September 7, 2022
Cleaning up social media with machine learning
Adult, or pornographic, content spam is a growing problem on social media. New research in the International Journal of Business Intelligence and Data Mining discusses how such content might be quickly detected and removed in a timely manner.
Deepali Dhaka, Surbhi Kakar, and Monica Mehrotra of Jamia Millia Islamia (Central University) in Jamia Nagar, New Delhi, India, explain how the general user experience and that of younger people using social media might be improved if obscene spam content can be filtered effectively and quickly. Machine learning tools are often the way forward in detecting particular types of content and the team has demonstrated that one such tool, XGboost, can detect adult spam content with more than 90% accuracy. This was the most effective classification algorithm of the six tested and adapted by the team for detecting pornographic spam on Twitter.
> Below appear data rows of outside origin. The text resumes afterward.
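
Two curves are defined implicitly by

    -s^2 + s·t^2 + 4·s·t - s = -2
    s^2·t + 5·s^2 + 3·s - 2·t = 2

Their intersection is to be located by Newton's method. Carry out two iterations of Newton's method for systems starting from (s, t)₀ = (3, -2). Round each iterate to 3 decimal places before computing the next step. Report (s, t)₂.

At (3, -2): F = (-22.000, 38.000).
Jacobian J = [[-2·s + t^2 + 4·t - 1, 2·s·t + 4·s], [2·s·t + 10·s + 3, s^2 - 2]].
At the point, J = [[-11.000, 0.000], [21.000, 7.000]] (det J = -77.000).
Solving J·Δ = −F gives Δ = (-2.000, 0.571).
Then the next iterate is (s, t)₁ = (1.000, -1.429).
Round to (1.000, -1.429) and repeat: F = (-3.67396, 7.429), J = [[-6.67396, 1.142], [10.142, -1.000]].
Δ = (-0.980, -2.510), so (s, t)₂ = (0.020, -3.939).

(0.020, -3.939)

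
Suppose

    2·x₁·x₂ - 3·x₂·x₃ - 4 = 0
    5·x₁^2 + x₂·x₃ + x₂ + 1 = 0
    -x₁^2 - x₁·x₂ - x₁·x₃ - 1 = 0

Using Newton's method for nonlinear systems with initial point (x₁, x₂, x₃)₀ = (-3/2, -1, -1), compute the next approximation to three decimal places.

(-0.803, -0.954, 0.798)

At (-3/2, -1, -1): F = (-4.000, 12.250, -6.250).
Jacobian J = [[2·x₂, 2·x₁ - 3·x₃, -3·x₂], [10·x₁, x₃ + 1, x₂], [-2·x₁ - x₂ - x₃, -x₁, -x₁]].
At the point, J = [[-2.000, 0.000, 3.000], [-15.000, 0.000, -1.000], [5.000, 1.500, 1.500]] (det J = -70.500).
Solving J·Δ = −F gives Δ = (0.697, 0.046, 1.798).
Then the next iterate is (x₁, x₂, x₃)₁ = (-0.803, -0.954, 0.798).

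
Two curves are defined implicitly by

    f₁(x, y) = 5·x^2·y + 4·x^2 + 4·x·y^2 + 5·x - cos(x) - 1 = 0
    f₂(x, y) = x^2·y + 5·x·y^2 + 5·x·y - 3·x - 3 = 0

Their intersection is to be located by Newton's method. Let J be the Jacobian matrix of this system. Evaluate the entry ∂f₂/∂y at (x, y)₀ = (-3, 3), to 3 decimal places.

∂f₂/∂y = x^2 + 10·x·y + 5·x.
At (-3, 3) this is -96.000.

-96.000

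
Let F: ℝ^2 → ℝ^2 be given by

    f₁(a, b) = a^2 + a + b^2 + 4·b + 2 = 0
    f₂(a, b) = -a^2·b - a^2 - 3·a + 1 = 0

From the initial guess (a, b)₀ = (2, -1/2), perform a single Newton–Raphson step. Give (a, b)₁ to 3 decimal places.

At (2, -1/2): F = (6.250, -7.000).
Jacobian J = [[2·a + 1, 2·b + 4], [-2·a·b - 2·a - 3, -a^2]].
At the point, J = [[5.000, 3.000], [-5.000, -4.000]] (det J = -5.000).
Solving J·Δ = −F gives Δ = (-0.800, -0.750).
Then the next iterate is (a, b)₁ = (1.200, -1.250).

(1.200, -1.250)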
As such, fewer than ten in every hundred updates flagged as adult spam would be false positives. The team's approach needed to analyze just a small number of features, value system, the entropy of words, lexical diversity, and word embeddings, to be able to pluck adult spam updates from the general stream of updates on one of the most well-known social media platforms, Twitter.
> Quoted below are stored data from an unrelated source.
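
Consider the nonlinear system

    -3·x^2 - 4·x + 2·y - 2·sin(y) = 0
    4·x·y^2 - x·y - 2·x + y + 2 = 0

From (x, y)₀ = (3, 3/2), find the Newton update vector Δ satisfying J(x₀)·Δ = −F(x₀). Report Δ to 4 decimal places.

At (3, 3/2): F = (-37.994990, 20.0000).
Jacobian J = [[-6·x - 4, -2·cos(y) + 2], [4·y^2 - y - 2, 8·x·y - x + 1]].
At the point, J = [[-22.0000, 1.858526], [5.5000, 34.0000]] (det J = -758.221891).
Solving J·Δ = −F gives Δ = (-1.7528, -0.3047).

(-1.7528, -0.3047)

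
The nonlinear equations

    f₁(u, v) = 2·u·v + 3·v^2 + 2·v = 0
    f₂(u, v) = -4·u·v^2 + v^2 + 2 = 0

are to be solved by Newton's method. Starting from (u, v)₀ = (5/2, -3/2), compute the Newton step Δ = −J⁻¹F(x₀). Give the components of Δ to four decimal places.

At (5/2, -3/2): F = (-3.7500, -18.2500).
Jacobian J = [[2·v, 2·u + 6·v + 2], [-4·v^2, -8·u·v + 2·v]].
At the point, J = [[-3.0000, -2.0000], [-9.0000, 27.0000]] (det J = -99.0000).
Solving J·Δ = −F gives Δ = (-1.3914, 0.2121).

(-1.3914, 0.2121)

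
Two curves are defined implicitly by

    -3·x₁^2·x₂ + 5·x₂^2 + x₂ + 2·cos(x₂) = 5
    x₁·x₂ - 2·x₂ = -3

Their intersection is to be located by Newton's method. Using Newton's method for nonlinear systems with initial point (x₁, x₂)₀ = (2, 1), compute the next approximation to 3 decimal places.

At (2, 1): F = (-9.91940, 3.000).
Jacobian J = [[-6·x₁·x₂, -3·x₁^2 + 10·x₂ - 2·sin(x₂) + 1], [x₂, x₁ - 2]].
At the point, J = [[-12.000, -2.68294], [1.000, 0.000]] (det J = 2.68294).
Solving J·Δ = −F gives Δ = (-3.000, 9.721).
Then the next iterate is (x₁, x₂)₁ = (-1.000, 10.721).

(-1.000, 10.721)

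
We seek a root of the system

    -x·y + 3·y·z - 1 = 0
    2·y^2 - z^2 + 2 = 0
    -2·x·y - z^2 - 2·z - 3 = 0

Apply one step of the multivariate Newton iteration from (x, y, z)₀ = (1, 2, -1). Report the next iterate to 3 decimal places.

(0.111, 0.778, -0.611)

At (1, 2, -1): F = (-9.000, 9.000, -6.000).
Jacobian J = [[-y, -x + 3·z, 3·y], [0, 4·y, -2·z], [-2·y, -2·x, -2·z - 2]].
At the point, J = [[-2.000, -4.000, 6.000], [0.000, 8.000, 2.000], [-4.000, -2.000, 0.000]] (det J = 216.000).
Solving J·Δ = −F gives Δ = (-0.889, -1.222, 0.389).
Then the next iterate is (x, y, z)₁ = (0.111, 0.778, -0.611).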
Inherent in positive detection is that in general, everyday users of the platform discuss a wide variety of topics in different contexts and write and share in what might be referred to as an organic manner. In contrast, spammers and pornographic spammers, in this case, tend to have a fixed or even entirely automated approach to their updates, limited diversity of subject matter, as one would expect, and a very limited lexicon. These and other characteristics of spam messages, make them recognizable to the algorithm.